LED´s werden derzeit in der Straßenbeleuchtung bevorzugt eingesetzt und punkten mit einer deutlich längeren Lebensdauer von etwa 100.000 Betriebsstunden. Die Gemeinde profitiert von der Umstellung in mehrfacher Hinsicht. Die modernen LEDs bieten mehr Licht bei weniger Kosten und schonen gleichzeitig die Umwelt. In der Gemeinde wurden bereits 32 von insgesamt 164 der neuen und sparsamen Leuchten eingebaut. Die Umrüstung der restlichen erfolgt sukzessive. Straßenbeleuchtungs-Experten der innogy unterstützten Gondershausen bei der Modernisierung. Mit ihrem Fachwissen und ihrer langjährigen Erfahrung  erstellten sie ein für die Kommune passgenaues, individuelles Beleuchtungskonzept.  „Wir sind froh und dankbar, dass innogy ein zuverlässiger Partner ist, der uns bei der Erreichung unserer kommunalen Klimaschutzziele unterstützt“, betont Landsrath.

 

LED-Leuchten sparen Kosten und schonen die Umwelt

Sie sorgen für Sicherheit auf Straßen, Plätzen und Wegen. Sie schaffen Wohn- und Lebensqualität und tragen zur Attraktivität der Ortsgemeinde bei. Da LEDs einen wesentlich geringeren Energieverbrauch als konventionelle Leuchtmittel haben, kann durch den Austausch Energie eingespart werden.

Die ausrangierten Natriumdampf-Leuchten der Ortsgemeinde, mit ihrem typisch gelblichen Licht, verbrauchten pro Jahr knapp 18.500 Kilowattstunden Strom. Die neu eingebauten LEDs hingegen werden mit etwa 5.400 Kilowattstunden auskommen. Was bei knapp 4000 Benutzungsstunden im Jahr einer Ersparnis von knapp 13.100 Kilowattstunden entspricht. „Bei der Umstellung auf die innovative LED-Technik sinkt auch das Wartungsentgelt, das wir für die Straßenbeleuchtung berechnen, um 20 Prozent. Hinzu kommt, dass wir unseren Vertragspartnern acht Jahre Garantie auf die neuen LED-Leuchten bieten“, erklärt Busch. Dadurch spart die Gemeinde jährlich circa 10.800 Euro an Strom- und Wartungskosten. innogy bezuschusst die Umrüstung mit Hilfe ihres Förderprogramms KEK mit 15 Prozent.
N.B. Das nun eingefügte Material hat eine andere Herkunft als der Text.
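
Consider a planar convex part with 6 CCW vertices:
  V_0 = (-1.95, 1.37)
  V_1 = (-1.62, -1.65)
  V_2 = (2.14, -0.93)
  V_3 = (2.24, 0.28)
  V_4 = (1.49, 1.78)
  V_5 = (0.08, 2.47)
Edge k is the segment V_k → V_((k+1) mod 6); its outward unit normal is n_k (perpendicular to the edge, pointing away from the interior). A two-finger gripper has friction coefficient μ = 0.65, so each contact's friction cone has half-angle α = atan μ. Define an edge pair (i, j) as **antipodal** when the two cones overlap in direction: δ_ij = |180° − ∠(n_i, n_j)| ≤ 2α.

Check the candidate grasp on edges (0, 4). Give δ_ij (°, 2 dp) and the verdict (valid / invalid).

δ = 57.69°, valid

α = atan 0.65 = 33.02°;  2α = 66.05°
edge 0: e_0 = (+0.33, -3.02);  n_0 = (-0.9941, -0.1086)
edge 4: e_4 = (-1.41, +0.69);  n_4 = (+0.4396, +0.8982)
∠(n_0, n_4) = 122.31°
δ = |180° − 122.31°| = 57.69°
57.69° ≤ 2α = 66.05°  →  valid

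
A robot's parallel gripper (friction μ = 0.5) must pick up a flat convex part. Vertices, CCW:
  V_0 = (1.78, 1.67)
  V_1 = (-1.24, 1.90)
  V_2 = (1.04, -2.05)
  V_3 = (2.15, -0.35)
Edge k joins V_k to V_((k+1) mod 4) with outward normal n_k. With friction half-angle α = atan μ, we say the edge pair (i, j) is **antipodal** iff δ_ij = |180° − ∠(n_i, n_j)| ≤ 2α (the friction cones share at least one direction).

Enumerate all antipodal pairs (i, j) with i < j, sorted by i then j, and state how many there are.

count = 1; pairs: (1,3)

α = atan 0.5 = 26.57°;  2α = 53.13°
n_0 = (+0.0759, +0.9971)
n_1 = (-0.8661, -0.4999)
n_2 = (+0.8373, -0.5467)
n_3 = (+0.9836, +0.1802)
  (0,1): δ = 55.65°  ·
  (0,2): δ = 61.21°  ·
  (0,3): δ = 104.73°  ·
  (1,2): δ = 63.14°  ·
  (1,3): δ = 19.61°  ✓
  (2,3): δ = 136.48°  ·
antipodal pairs: 1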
Bereits nach sechs Jahren sind somit alle Kosten gedeckt. Das Förderprogramm beinhaltet Lösungen und Produkte, mit denen sich Kommunen fit für die Energiezukunft machen. Gefördert werden Maßnahmen in den Bereichen Klimaschutz, Energieeffizienz und Infrastruktur.

 

 

(v.l.n.r.): Ortsbürgermeister Markus Landsrath, Beigeordneter Edgar Pinger, Joachim Busch, Leiter Region Rhein-Nahe-Hunsrück bei innogy und der Erste Beigeordnete Ewald Schuhmacher begutachteten die neuen und sparsamen LED-Straßenleuchten in Gondershausen.
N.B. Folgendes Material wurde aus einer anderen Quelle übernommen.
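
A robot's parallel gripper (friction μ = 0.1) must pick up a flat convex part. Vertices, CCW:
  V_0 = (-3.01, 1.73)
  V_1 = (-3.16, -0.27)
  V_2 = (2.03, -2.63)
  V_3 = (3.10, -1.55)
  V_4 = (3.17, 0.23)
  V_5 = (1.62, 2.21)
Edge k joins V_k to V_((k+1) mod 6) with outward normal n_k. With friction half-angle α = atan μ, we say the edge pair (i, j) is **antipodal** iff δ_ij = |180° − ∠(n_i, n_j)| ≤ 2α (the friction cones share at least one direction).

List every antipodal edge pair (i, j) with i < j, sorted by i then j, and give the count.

count = 1; pairs: (0,3)

α = atan 0.1 = 5.71°;  2α = 11.42°
n_0 = (-0.9972, +0.0748)
n_1 = (-0.4139, -0.9103)
n_2 = (+0.7104, -0.7038)
n_3 = (+0.9992, -0.0393)
n_4 = (+0.7874, +0.6164)
n_5 = (-0.1031, +0.9947)
  (0,1): δ = 110.16°  ·
  (0,2): δ = 40.44°  ·
  (0,3): δ = 2.04°  ✓
  (0,4): δ = 42.34°  ·
  (0,5): δ = 100.21°  ·
  (1,2): δ = 110.28°  ·
  (1,3): δ = 67.80°  ·
  (1,4): δ = 27.49°  ·
  (1,5): δ = 30.37°  ·
  (2,3): δ = 137.52°  ·
  (2,4): δ = 97.21°  ·
  (2,5): δ = 39.35°  ·
  (3,4): δ = 139.69°  ·
  (3,5): δ = 81.83°  ·
  (4,5): δ = 122.14°  ·
antipodal pairs: 1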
(Foto Sabrina Felber, Innogy)

Neue Straßenbeleuchtung in Gondershausen
Übergabe einer großzügigen Spende der Sparkassenstiftung für die neue Spiellandschaft
09/06/2018

Bekanntlich war die alte Spiellandschaft auf dem Spielplatz „An der alten Post“ in die Jahre gekommen und musste durch eine neue ersetzt werden.
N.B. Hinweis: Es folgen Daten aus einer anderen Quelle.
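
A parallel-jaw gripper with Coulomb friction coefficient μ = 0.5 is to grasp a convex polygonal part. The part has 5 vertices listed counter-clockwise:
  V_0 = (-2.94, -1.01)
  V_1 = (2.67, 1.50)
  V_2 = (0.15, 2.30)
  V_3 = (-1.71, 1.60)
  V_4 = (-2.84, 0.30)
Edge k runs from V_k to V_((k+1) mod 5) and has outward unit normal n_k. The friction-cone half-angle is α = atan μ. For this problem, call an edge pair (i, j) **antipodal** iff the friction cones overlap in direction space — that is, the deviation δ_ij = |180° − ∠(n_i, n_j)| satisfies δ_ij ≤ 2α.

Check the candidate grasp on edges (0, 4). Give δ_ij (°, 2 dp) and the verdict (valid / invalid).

α = atan 0.5 = 26.57°;  2α = 53.13°
edge 0: e_0 = (+5.61, +2.51);  n_0 = (+0.4084, -0.9128)
edge 4: e_4 = (-0.10, -1.31);  n_4 = (-0.9971, +0.0761)
∠(n_0, n_4) = 118.47°
δ = |180° − 118.47°| = 61.53°
61.53° > 2α = 53.13°  →  invalid

δ = 61.53°, invalid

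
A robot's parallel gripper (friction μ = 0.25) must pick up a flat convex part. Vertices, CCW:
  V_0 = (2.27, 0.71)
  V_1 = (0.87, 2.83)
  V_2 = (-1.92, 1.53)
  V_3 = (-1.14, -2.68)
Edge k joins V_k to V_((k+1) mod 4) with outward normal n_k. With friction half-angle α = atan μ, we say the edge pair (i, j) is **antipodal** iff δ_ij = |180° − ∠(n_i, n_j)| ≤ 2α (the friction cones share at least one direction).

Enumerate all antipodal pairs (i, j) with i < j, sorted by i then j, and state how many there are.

count = 2; pairs: (0,2), (1,3)

α = atan 0.25 = 14.04°;  2α = 28.07°
n_0 = (+0.8345, +0.5511)
n_1 = (-0.4224, +0.9064)
n_2 = (-0.9833, -0.1822)
n_3 = (+0.7050, -0.7092)
  (0,1): δ = 98.46°  ·
  (0,2): δ = 22.94°  ✓
  (0,3): δ = 101.39°  ·
  (1,2): δ = 104.49°  ·
  (1,3): δ = 19.85°  ✓
  (2,3): δ = 55.66°  ·
antipodal pairs: 2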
Für die Ortsgemeinde bedeutet die Neuanschaffung incl. Nebenkosten eine Investition im fast fünfstelligen Bereich.

Spenden sind dazu immer willkommen. Das Gemeinderatsmitglied und Mitarbeiter der Kreissparkasse Rhein-Hunsrück (KSK), Bernd Geifes bemühte sich daher um einen finanziellen Zuschuss bei der Stiftung der KSK. Die Bemühungen wurden von Erfolg gekrönt, denn bei der offiziellen Übergabe der Spiellandschaft an die Kinder konnte Bernd Geifes den Gemeindevertretern symbolisch einen Scheck in Höhe von 1.000 Euro übergeben.

Dafür bedankt sich die Ortsgemeinde Gondershausen ausdrücklich bei der Stiftung der KSK.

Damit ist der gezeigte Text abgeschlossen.